I did not consider twelve too old for anything, but I was shocked that my sack had been burrowed through
. We did not do such things in New York. I had come across Henry Stands’s sketchbook accidentally and had at least apologized.

‘It is not a
toy
,’ I snapped. ‘I doubt you have anything so fine.’

‘It don’t do nothing.’ She crossed her arms and her spectacles flashed in the light so I could not see her eyes.

‘It is important to me. That is what it does.’

I had done with talking to fools who did not recognize precious things. I pulled on the smock and, as I sat clearing my head, realized a white girl had taken Black Jenny’s place. She did not acknowledge my surprise and put a plate of bread and headcheese into my hand.

‘Sit at the table, boy,’ she instructed.

I took my enamel plate and sat, disappointed at my fare. I did not eat pressed pig’s feet and ears. I figured these girls were teasing me and I asked for some cheese and milk.

She grunted at me and went to a long cupboard. She was blond and very pretty and again a little older than me.

I was wise enough not to trust pretty girls. They will promise you a kiss if you close your eyes and then drop a spider down your shirt. Ugly girls will fight you but they do not laugh at your misfortunes that they have created such as pretty girls do. They will find a cowlick a disability and your britches will always be too short or too long and they will fun you.

She came back with a muslin-covered jug and paper-wrapped cheese and sat with me.

‘What are you doing here, boy?’ she asked as if she was in charge of the whole house. She had not brought me a glass for the milk and I settled that she was holding out on me until I answered her questions. I queried straight back.

‘What are
you
doing here?’

‘Mrs Carteret is my guardian. She looks after us girls here.’

‘How many are you?’

‘Five. My mother is a fallen woman.’ She said this as if her mother were in debt to her. ‘Mrs Carteret is making a lady of me.’ She raised herself up and flicked her dazzling hair from her ear with a porcelain hand.

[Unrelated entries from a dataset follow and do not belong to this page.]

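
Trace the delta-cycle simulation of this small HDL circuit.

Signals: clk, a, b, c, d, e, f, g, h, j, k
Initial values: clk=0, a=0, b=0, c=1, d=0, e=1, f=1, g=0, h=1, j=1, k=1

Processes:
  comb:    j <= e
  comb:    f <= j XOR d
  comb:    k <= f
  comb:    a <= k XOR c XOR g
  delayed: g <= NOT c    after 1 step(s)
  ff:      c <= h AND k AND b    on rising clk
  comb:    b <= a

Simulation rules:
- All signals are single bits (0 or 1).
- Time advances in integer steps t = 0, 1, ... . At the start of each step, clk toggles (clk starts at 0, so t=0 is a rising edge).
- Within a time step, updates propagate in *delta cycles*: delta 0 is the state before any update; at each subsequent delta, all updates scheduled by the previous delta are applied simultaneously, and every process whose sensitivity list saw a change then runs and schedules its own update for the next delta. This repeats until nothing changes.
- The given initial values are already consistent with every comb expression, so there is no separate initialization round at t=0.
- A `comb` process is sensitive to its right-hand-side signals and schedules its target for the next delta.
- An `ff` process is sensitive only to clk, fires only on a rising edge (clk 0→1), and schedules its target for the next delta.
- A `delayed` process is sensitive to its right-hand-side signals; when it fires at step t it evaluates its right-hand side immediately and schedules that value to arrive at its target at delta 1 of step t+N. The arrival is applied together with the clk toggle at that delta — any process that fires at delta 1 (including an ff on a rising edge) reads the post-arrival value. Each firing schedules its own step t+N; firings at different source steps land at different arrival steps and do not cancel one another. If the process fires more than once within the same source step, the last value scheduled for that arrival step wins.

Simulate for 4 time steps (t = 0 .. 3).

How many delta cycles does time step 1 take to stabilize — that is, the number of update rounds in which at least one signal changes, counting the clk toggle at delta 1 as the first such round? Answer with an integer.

3

t=0 Δ0: d=0 f=1 a=0 h=1 b=0 j=1 c=1 e=1 g=0 k=1 clk=0
  Δ1: clk:0→1
  Δ2: c:1→0
  Δ3: a:0→1
  Δ4: b:0→1
  (4Δ to stable)
t=1 Δ0: d=0 f=1 a=1 h=1 b=1 j=1 c=0 e=1 g=0 k=1 clk=1
  Δ1: g:0→1, clk:1→0
  Δ2: a:1→0
  Δ3: b:1→0
  (3Δ to stable)
t=2 Δ0: d=0 f=1 a=0 h=1 b=0 j=1 c=0 e=1 g=1 k=1 clk=0
  Δ1: clk:0→1
  (1Δ to stable)
t=3 Δ0: d=0 f=1 a=0 h=1 b=0 j=1 c=0 e=1 g=1 k=1 clk=1
  Δ1: clk:1→0
  (1Δ to stable)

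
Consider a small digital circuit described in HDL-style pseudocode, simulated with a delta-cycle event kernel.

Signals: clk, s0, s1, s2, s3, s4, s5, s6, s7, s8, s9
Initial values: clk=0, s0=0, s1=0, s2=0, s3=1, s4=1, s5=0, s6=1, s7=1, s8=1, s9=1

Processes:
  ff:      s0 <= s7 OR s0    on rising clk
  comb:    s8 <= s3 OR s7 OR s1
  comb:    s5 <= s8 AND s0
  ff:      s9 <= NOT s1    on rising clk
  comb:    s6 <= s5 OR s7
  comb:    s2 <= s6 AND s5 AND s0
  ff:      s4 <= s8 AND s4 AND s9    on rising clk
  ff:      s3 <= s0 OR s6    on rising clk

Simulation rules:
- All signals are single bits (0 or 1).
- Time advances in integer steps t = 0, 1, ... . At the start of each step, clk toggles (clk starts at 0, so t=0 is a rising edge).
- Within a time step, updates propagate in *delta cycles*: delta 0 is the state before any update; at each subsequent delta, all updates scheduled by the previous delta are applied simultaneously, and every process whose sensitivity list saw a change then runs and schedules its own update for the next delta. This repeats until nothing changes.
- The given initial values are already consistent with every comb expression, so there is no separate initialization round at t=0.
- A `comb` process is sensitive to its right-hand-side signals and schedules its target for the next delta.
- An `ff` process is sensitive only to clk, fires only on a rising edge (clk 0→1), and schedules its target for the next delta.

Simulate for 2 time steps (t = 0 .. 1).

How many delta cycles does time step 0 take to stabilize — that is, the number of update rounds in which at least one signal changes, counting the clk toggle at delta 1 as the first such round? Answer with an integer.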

‘Are you an orphan, boy? Is your parents dead?’

She was not shy. I bit off a lump of cheese and bread together in one bite so that I would be too polite to answer. She pushed away from the table and fetched me a glass.

‘Be careful with that.’ She smiled when she put it before me. ‘It is very expensive. It came from a place called Holland. I think Mrs Carteret would have you whipped if you broke it.’

I was not a saphead for fooling. She had guessed me for a country boy. She was ruffled plenty when I poured the jug like I did not care if I broke the table.

‘You are an insolence!’ She sat back down and watched me eat. ‘If you are an orphan, boy, you cannot stay here. This is a house for
girls
.’

‘I do not wish to stay
here
. I have a house and an aunt. I am on the road with my own horse. I have stopped here for a wash and some food as was offered. I will be gone when my clothes are ready.’

‘You are a liar! “House”, indeed! With your clothes all stinking! Mister Markham will see through you!’ She stuck her tongue out at me, which seemed real childish for all her pretenses.

‘Who is Mister Markham?’

‘See!’ She leaned back and folded her arms again. ‘You don’t know nothing!’

‘I know that if I do not know nothing, then I must almost know everything.’

She looked at me confounded and then reached across the table and pushed over my glass of milk.

‘Now see what you did, boy! Mrs Carteret is going to make you safe to be hanged!’

I was done with children, as I was at home when I watched them from my windows fighting and throwing stones at each other or dancing with dogs.